Protecting the Right of Appeal: The Problem with Pleading Guilty
An accused is prohibited from appealing an interlocutory ruling, such as a ruling relating to the admissibility of evidence. Instead, the accused is obliged to wait until the end of his trial before he can have the ruling challenged in an appeal.
However, a plea of guilty is a bar to re-litigation of interlocutory rulings unless the
plea of guilty can be set aside on some basis. [FN1]
See for instance R. v. Faulkner, 2018 ONCA 174
(CanLII), at para. 101;
R. v. Chuhaniuk, 2010
BCCA 403, at paras. 46-49.
Where
the validity of the plea is raised for the first time on appeal, the appellant
has the onus of showing that the plea was invalid. [FN2] Thus, the guilty
plea of the accused will impose an additional and sometimes insurmountable obstacle on appeal.
Where the
success or failure of the case for the Crown depends on the result of pre-trial
motions, there may be good reason for an accused to plead guilty if unsuccessful on those motions. Doing so spares
valuable and limited court resources where it is clear that the admissibility
of the evidence is dispositive of guilt.
It may also spare a complainant and others from having to give evidence
and from being challenged on that evidence. A guilty plea is usually considered
by the sentencing judge as an expression of remorse. By expressing finality to
the conviction process, it invites leniency in the sentencing portion of the
trial. Additionally, it expedites appellate review.
The
problem with entering a guilty plea is in preserving the accused’s right to
challenge the correctness of a pre-trial ruling. There is no such thing as a conditional plea
of guilty whereby, for instance, an accused’s plea of guilty is made conditional on the
appellate court upholding the validity of the trial judge's ruling.
In R.
v. Fegan, 1993 CanLII 8607 (ON CA), the Court of Appeal for Ontario contemplates
a “work-around” option following a ruling on the interlocutory matter, whereby
the parties fashion a procedure in which guilty pleas are dispensed with, and
the foundation for the case is established by way of an agreed statement of
facts. Some points to note:
· Not every case will be
suited to the vehicle of an agreed statement of facts. In those instances, it
is likely the accused (given that it is clear that the admissibility of the
evidence is dispositive of guilt) will be able to make admissions encompassing
sufficient facts to sustain a conviction. [FN3]

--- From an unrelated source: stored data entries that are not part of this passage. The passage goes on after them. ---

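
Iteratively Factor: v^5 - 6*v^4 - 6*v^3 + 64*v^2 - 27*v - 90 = (v + 1)*(v^4 - 7*v^3 + v^2 + 63*v - 90) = (v - 5)*(v + 1)*(v^3 - 2*v^2 - 9*v + 18) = (v - 5)*(v - 3)*(v + 1)*(v^2 + v - 6) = (v - 5)*(v - 3)*(v - 2)*(v + 1)*(v + 3)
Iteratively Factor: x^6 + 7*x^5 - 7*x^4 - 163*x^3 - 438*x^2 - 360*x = (x)*(x^5 + 7*x^4 - 7*x^3 - 163*x^2 - 438*x - 360) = x*(x + 2)*(x^4 + 5*x^3 - 17*x^2 - 129*x - 180) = x*(x - 5)*(x + 2)*(x^3 + 10*x^2 + 33*x + 36) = x*(x - 5)*(x + 2)*(x + 4)*(x^2 + 6*x + 9) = x*(x - 5)*(x + 2)*(x + 3)*(x + 4)*(x + 3)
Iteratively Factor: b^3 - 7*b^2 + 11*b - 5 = (b - 1)*(b^2 - 6*b + 5) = (b - 5)*(b - 1)*(b - 1)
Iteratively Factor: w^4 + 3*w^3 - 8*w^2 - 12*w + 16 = (w - 2)*(w^3 + 5*w^2 + 2*w - 8) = (w - 2)*(w + 4)*(w^2 + w - 2) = (w - 2)*(w - 1)*(w + 4)*(w + 2)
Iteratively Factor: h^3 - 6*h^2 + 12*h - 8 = (h - 2)*(h^2 - 4*h + 4) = (h - 2)^2*(h - 2)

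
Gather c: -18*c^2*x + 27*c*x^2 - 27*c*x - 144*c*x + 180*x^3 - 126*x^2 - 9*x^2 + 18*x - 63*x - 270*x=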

· Differences with the Crown as to the degree of
culpability usually relate to sentencing and can be settled by evidence in that
portion of the trial.
· If the accused wishes
to obtain the advantage from the Crown and the court of an agreement that
effectively reduces the court docket, the reasons for the accused's declining to plead
guilty can be explained to the court.
This
procedure preserves the accused’s right of appeal against conviction on the
real issue in dispute without imposing the additional burden of setting aside
the guilty plea.
Written by Stuart O’Connell (Barrister & Solicitor)
[FN] In pleading guilty an accused
admits having done that with which he is charged. Having pleaded guilty, the accused
must obtain leave from the court of appeal to withdraw the plea or to have it exercise
its jurisdiction under s. 686(1)( a)(iii) of the Code and allow the appeal,
notwithstanding the plea, if it is satisfied that the convictions should be set
aside on the ground that there was a miscarriage of justice.
[FN2] For the plea to be valid, it must be made
voluntarily and unequivocally. The plea must also be an informed one, in the
sense that the accused must be aware of the nature of the allegations made
against him and of the effect and the consequences of his plea.
[FN3] Section 655 of the Criminal Code permits
the accused or his counsel to "admit any fact alleged against him for the
purpose of dispensing with proof thereof".